Sur disque, Jane's Death propose une formule un peu magique de cold-folk rêveuse, qui va bien au-delà du concept album. L'identité "Jane's Death" est forte et remarquable, le groupe a su ne pas partir dans une démonstration technique de ce qu'ils sont capable de faire. Aussi mature que "A Story of Love", puisse paraître, il a été produit intégralement en interne, en indépendance totale. C'est Lucas Martinez lui-même qui a enfilé la casquette de chef d'orchestre de l'ensemble.

"Sur ce projet, je suis aussi le producteur audio, j'ai réalisé tout ce qui est prise de son, mixage. J'ai déjà sorti des albums avec d'autres groupes, mais en tant qu'artiste et mixeur, c'est mon tout premier. "

Impossible de savoir si c'est cette spontanéité qui donne un rendu si unique, toujours est-il que pour une première, c'est une franche réussite, qui en appelle beaucoup d'autres, espérons-le. Et le groupe Jane's Death, malgré son nom qui restera ancré dans ce "personnage " de Jane, ne saurait rester éternellement centré autour de cette histoire-là.

Cover : "A Story of Love"

"L'idée c'est de continuer à sortir des titres, à en écrire des nouveaux rapidement. On a plein de choses sous la main, on veut pouvoir sortir de cette histoire de Jane, qui nous a suivi depuis le début du processus de l'album. Ça a créé une identité, l'idée c’est de garder l'ambiance sonore, mais de sortir du contexte de l'album. On va essayer d'enregistrer un single d'ici septembre, octobre."

Et entre temps, espérons également croiser la route de Jane's Death autour d'un concert. Le potentiel explosif en live se ressent à chaque écoute de l'album. Difficile d'imaginer rester assis lors de l'une de leurs sessions, a priori quelles que soient les consignes, le groupe ne proposera pas de version "soft-assis" de leurs shows. Une question de temps principalement, mais fondamentalement c'est une bonne chose tant l'énergie déployée par Jane's Death ne saurait être contenue dans un format totalement statique.

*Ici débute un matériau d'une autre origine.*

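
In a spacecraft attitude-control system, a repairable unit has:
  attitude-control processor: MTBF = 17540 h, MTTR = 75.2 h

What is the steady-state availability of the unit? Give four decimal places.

0.9957

A(attitude-control processor) = MTBF/(MTBF+MTTR) = 17540/(17540+75.2) = 0.9957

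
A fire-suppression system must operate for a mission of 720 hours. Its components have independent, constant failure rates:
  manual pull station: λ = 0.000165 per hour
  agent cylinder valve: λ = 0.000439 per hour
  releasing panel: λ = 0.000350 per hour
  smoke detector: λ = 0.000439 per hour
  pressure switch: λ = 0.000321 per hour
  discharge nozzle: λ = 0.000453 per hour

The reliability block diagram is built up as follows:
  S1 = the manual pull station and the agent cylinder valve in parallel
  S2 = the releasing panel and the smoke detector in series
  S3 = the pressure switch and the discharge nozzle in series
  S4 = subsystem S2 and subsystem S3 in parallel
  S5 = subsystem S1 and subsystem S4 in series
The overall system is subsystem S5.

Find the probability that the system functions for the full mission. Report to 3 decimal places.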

"On ne va pas avoir trop le temps de faire un truc carré pour des gens assis. Nous on n'y pense pas. De toute façon ce sera du positif !"

Leur retour exact sur scène reste incertain - il sont annoncés au Festival La Guinguette Sonore à Istres début septembre, dont la tenue n'est pas sûre. Mais nul doute qu'ils pourront rapidement croiser les fers sur des scènes à leur image, la description qu'en fait Lucas donne évidemment l'eau à la bouche.

"On a beaucoup joué dans des clubs rock à Marseille, comme La Machine à Coudre. C'est un peu imprégné de cette ambiance là. Un peu moins folk que sur l'album, on n'a pas encore intégré tout ce qui est électronique. On est en formation groupe de rock. Il y a des passages un peu noise, avec des envolées de guitares. . C'est un live assez tendu, on n'est pas un groupe conventionnel, avec un local de répét'. Il y a eu un gros travail de réflexion et d'écriture. Même nous on ne sait pas ce qui va se passer!"